Consider what would happen if this were legal, where (ec-call (mac)) used the macro-alias, foo, for mac. Then in the first pass of the encapsulate form above, the final defthm event would prove, since (ec-call (mac)) is treated as (ec-call (bar)). But on the second pass, ACL2 would store bad as a theorem even though (h) would evaluate to nil, since the macro-alias of mac is foo on the second pass.

We conclude with a discussion of the second General Form:

(ec-call (fn term1 ... termk) :dfs-in 'dfs-in :dfs-out 'dfs-out)

Note that either or both keyword arguments may be omitted, and if both are included then they can be given in either order.

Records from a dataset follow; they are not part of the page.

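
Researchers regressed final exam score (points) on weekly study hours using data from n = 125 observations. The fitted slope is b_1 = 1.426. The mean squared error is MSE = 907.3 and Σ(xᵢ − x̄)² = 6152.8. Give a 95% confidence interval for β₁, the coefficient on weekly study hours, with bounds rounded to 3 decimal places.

SE(b_1) = √(MSE/Sₓₓ) = √(907.3/6152.8) = 0.384007.
df = n − 2 = 123.
t* = t_{0.025, 123} = 1.979439.
Margin = t* × SE = 1.979439 × 0.384007 = 0.76012.
CI: 1.426 ± 0.76012 → (0.666, 2.186).
With 95% confidence, each one-unit increase in weekly study hours is associated with a change of between 0.666 and 2.186 points in final exam score.

(0.666, 2.186)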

See df for background on dfs. Here is an example.

ACL2 !>(ec-call (binary-df+ (df1) (df1)) :dfs-in '(t t) :dfs-out '(t))
#d2.0
ACL2 !>

The keyword arguments indicate, respectively, binary-df+ takes two df arguments and returns a single df value. Without those arguments ACL2 would report an error.

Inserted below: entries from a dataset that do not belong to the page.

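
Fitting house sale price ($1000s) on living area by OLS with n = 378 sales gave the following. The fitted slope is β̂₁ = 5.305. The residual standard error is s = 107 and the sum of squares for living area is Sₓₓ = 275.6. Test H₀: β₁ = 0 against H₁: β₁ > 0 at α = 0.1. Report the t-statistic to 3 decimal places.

SE(β̂₁) = s/√Sₓₓ = 107/√275.6 = 6.44532.
t = 5.305 / 6.44532 = 0.823.
df = n − 2 = 376.
One-sided p ≈ 0.2055, which is ≥ 0.1, so fail to reject H₀.
The data do not give significant evidence that the true slope on living area is positive.

t = 0.823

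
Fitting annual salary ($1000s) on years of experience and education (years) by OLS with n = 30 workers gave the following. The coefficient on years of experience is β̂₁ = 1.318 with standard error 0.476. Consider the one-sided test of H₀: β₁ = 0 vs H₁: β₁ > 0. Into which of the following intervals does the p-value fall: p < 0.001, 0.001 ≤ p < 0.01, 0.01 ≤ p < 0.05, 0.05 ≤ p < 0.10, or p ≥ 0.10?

0.001 ≤ p < 0.01

t = 1.318 / 0.476 = 2.769.
df = n − k − 1 = 30 − 2 − 1 = 27.
One-sided p = P(T_{27} > t) ≈ 0.0050.
So 0.001 ≤ p < 0.01.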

The next example illustrates the use of :dfs-out for multiple value returns. First define g as follows.

(defun g (x)
  (mv (df+ (df1) (to-df x)) (- x 1)))

The use of :dfs-out below tells ACL2 that the given expression (g 3) returns two values: a df and an ordinary value. In the language of :DOC df: (g 3) is a df{0} expression and is not a df{1} expression. Note that the argument of g is an ordinary expression, not a df, so no :dfs-in argument is necessary.

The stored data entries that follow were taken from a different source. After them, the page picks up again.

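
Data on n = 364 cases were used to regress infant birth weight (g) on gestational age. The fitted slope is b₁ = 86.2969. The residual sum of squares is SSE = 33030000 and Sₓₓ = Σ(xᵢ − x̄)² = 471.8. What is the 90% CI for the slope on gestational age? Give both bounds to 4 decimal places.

MSE = SSE/(n − 2) = 33030000/362 = 91243.1.
SE(b₁) = √(MSE/Sₓₓ) = √(91243.1/471.8) = 13.9066.
df = n − 2 = 362.
t* = t_{0.05, 362} = 1.649074.
Margin = t* × SE = 1.649074 × 13.9066 = 22.933013.
CI: 86.2969 ± 22.933013 → (63.3639, 109.2299).
With 90% confidence, each one-unit increase in gestational age is associated with a change of between 63.3639 and 109.2299 g in infant birth weight.

(63.3639, 109.2299)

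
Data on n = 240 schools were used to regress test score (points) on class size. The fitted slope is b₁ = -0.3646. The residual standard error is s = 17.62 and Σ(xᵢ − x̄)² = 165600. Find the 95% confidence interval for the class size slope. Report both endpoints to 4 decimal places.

SE(b₁) = s/√Sₓₓ = 17.62/√165600 = 0.0432988.
df = n − 2 = 238.
t* = t_{0.025, 238} = 1.969982.
Margin = t* × SE = 1.969982 × 0.0432988 = 0.085298.
CI: -0.3646 ± 0.085298 → (-0.4499, -0.2793).
With 95% confidence, each one-unit increase in class size is associated with a change of between -0.4499 and -0.2793 points in test score.

(-0.4499, -0.2793)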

ACL2 !>(ec-call (g 3) :dfs-out '(t nil))
(#d4.0 2)
ACL2 !>

Returning to the second General Form, notice that dfs-in and dfs-out are lists of Booleans, which must be quoted, that indicate for fn which inputs or values (respectively) are dfs. For example, if fn returns a single value, then dfs-out is (t) if the call of fn is a df, else dfs-out is optional but may be supplied as (nil). If fn returns n values where n is greater than 1, then dfs-out should be a list of length n where for each zero-based index i less than n, the ith element of dfs is t if the ith return value is a df (or more precisely, in the language of :DOC df, calls of fn are df{i} expressions), else nil. The rules for the :dfs-in argument are analogous for inputs of the call of fn.

When there are no df inputs (respectively, outputs) of the call, then :dfs-in (respectively, :dfs-out may be omitted or supplied as nil or 'nil.